Published 8 October 2019

The U.K. government’s independent advisor on extremism is calling for a complete overhaul of the government’s strategy – recommending a new taskforce led by the Home Secretary. The U.K. Commission for Countering Extremism on Monday, 7 October, published its findings and recommendations in a new report, Challenging Hateful Extremism.

Sara Khan, who heads up the U.K. Commission for Countering Extremism, has carried out the first-ever national conversation on extremism and reviewed the government’s current approach.

The commission on Monday, 7 October, published its findings and recommendations in a new report, Challenging Hateful Extremism.

The report identifies a new category of extremist behavior outside of terrorism and violent extremism, which it calls hateful extremism.

It summarizes hateful extremism:

·  behaviors that can incite and amplify hate, or engage in persistent hatred, or equivocate about and make the moral case for violence

·  that draw on hateful, hostile or supremacist beliefs directed at an out-group who are perceived as a threat to the wellbeing, survival or success of an in-group

·  that cause, or are likely to cause, harm to individuals, communities or wider society

The commission puts forward examples, case studies and the testimony of victims to show the harmful and dangerous consequences of hateful extremism.

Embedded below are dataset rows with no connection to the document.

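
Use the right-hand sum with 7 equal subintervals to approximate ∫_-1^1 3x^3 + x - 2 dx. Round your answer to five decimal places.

Δx = (1 − (-1))/7 = 2/7.
Right endpoints: -5/7, -3/7, -1/7, 1/7, 3/7, 5/7, 1.
f(-5/7) = -1306/343, f(-3/7) = -914/343, f(-1/7) = -738/343, f(1/7) = -634/343, f(3/7) = -458/343, f(5/7) = -66/343, f(1) = 2.
Sum = Δx · [f(-5/7) + f(-3/7) + f(-1/7) + ...].
Sum ≈ -2.85714.

-2.85714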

·  Examples of inciting and amplifying of hatred against others include the active propagation of anti-minority hatred from Far Right demonstrations in Sunderland or activists from Hizb ut-Tahrir spreading hate-filled views about LGBTQ+ people during the row over relationships teaching in Birmingham.

·  Examples of making the moral case for violence include a director from an Islamist organisation describing a British suicide bomber’s act as “a price worth paying” or an activist from a banned Far Right group tweeting that the man who murdered Jo Cox MP was “a hero, we need more people like him to butcher the race traitors”.

·  Examples of persistent hatred towards individuals including the shocking finding that three quarters of those countering extremism on the ground had personally received abuse, intimidation or harassment – because of their work.

Sara Khan says that, unlike our response to terrorism, the current response to hateful extremism is inadequate and unfocused, leaving victims unrecognized and those countering it unsupported.

She calls for a new focus on hateful extremism and a robust, victim-centered and rights-based approach to ensure we respond proportionately to the threat.

The commission recommends a rebooted government strategy and a new taskforce led by the Home Secretary.

Through the taskforce the Home Secretary will provide leadership within government, building on the expertise of those who have been working to challenge hateful extremism elsewhere in society – as with the serious violence taskforce. This will be vital while developing the new strategy.